In light of the above condition, Dr. Pengano handed keys of his car KKO 530B to his friend Rafiki and told him that he should drive it off when he died. Delivering of the subject matter, being the keys, of the gift, being the car, intending the said gift to be owned by Rafiki upon his death satisfies a valid donation mortis causa.
The Property Must Be Capable Of Forming The Subject Matter Of A Donation Mortis Causa.
A valid donation mortis causa should be movable property (which includes any debt secured upon movable or immovable property) which he could otherwise dispose of by will. Property that cannot be disposed of by will cannot be donated. This include but not limited to cheques and promissory notes.
In Re Beaumont it was held that a cheque cannot form a valid donation mortis causa as it cannot be enforced without consideration.

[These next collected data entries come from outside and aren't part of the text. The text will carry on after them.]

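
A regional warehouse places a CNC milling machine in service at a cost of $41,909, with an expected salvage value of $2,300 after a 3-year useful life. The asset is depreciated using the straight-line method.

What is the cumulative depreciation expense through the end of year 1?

Depreciable base = $41,909 − $2,300 = $39,609.
Annual expense = $39,609 / 3 = $13,203.
End of year 1: book value $28,706.
Accumulated through year 1 = $41,909 − $28,706 = $13,203.

$13,203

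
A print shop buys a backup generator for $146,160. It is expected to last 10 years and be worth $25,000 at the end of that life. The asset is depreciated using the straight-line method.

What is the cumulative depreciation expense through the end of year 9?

Depreciable base = $146,160 − $25,000 = $121,160.
Annual expense = $121,160 / 10 = $12,116.
End of year 1: book value $134,044.
End of year 2: book value $121,928.
End of year 3: book value $109,812.
End of year 4: book value $97,696.
End of year 5: book value $85,580.
End of year 6: book value $73,464.
End of year 7: book value $61,348.
End of year 8: book value $49,232.
End of year 9: book value $37,116.
Accumulated through year 9 = $146,160 − $37,116 = $109,044.

$109,044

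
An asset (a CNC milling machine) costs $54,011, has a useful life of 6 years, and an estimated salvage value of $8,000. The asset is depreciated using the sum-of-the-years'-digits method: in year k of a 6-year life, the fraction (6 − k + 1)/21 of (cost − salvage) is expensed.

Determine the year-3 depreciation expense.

$8,764

Depreciable base = $54,011 − $8,000 = $46,011.
Sum of the years' digits = 6+5+4+3+2+1 = 21.
Year 1: $46,011 × 6/21 = $13,146. Book value $40,865.
Year 2: $46,011 × 5/21 = $10,955. Book value $29,910.
Year 3: $46,011 × 4/21 = $8,764. Book value $21,146.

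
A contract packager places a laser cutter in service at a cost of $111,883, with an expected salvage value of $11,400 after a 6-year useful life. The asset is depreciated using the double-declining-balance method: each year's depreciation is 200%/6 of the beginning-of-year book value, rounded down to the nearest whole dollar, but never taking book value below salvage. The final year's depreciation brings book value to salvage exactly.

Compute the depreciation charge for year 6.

Depreciable base = $111,883 − $11,400 = $100,483.
Year 1: ⌊$111,883 × 200%/6⌋ = $37,294. Book value $74,589.
Year 2: ⌊$74,589 × 200%/6⌋ = $24,863. Book value $49,726.
Year 3: ⌊$49,726 × 200%/6⌋ = $16,575. Book value $33,151.
Year 4: ⌊$33,151 × 200%/6⌋ = $11,050. Book value $22,101.
Year 5: ⌊$22,101 × 200%/6⌋ = $7,367. Book value $14,734.
Year 6 (final): $14,734 − $11,400 = $3,334. Book value $11,400.

$3,334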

Dr Pengano having given Rafiki a car that is a movable property makes this gift a valid donation mortis causa.
The car gifted to Rafiki by Dr Pengano satisfies all other conditions of a gift in contemplation of death apart from the first condition. Therefore based on lack of one condition, the gift will fail and therefore there is no valid donation mortis causa.
However, proceedings will be brought against Kora, Dr Pengano’s brother, who drove off with the car. This will be guided by section 45 of the Law of Succession Act which states that anyone who intermeddles with the property of a deceased will be guilty of an offence and liable to imprisonment or a fine or both.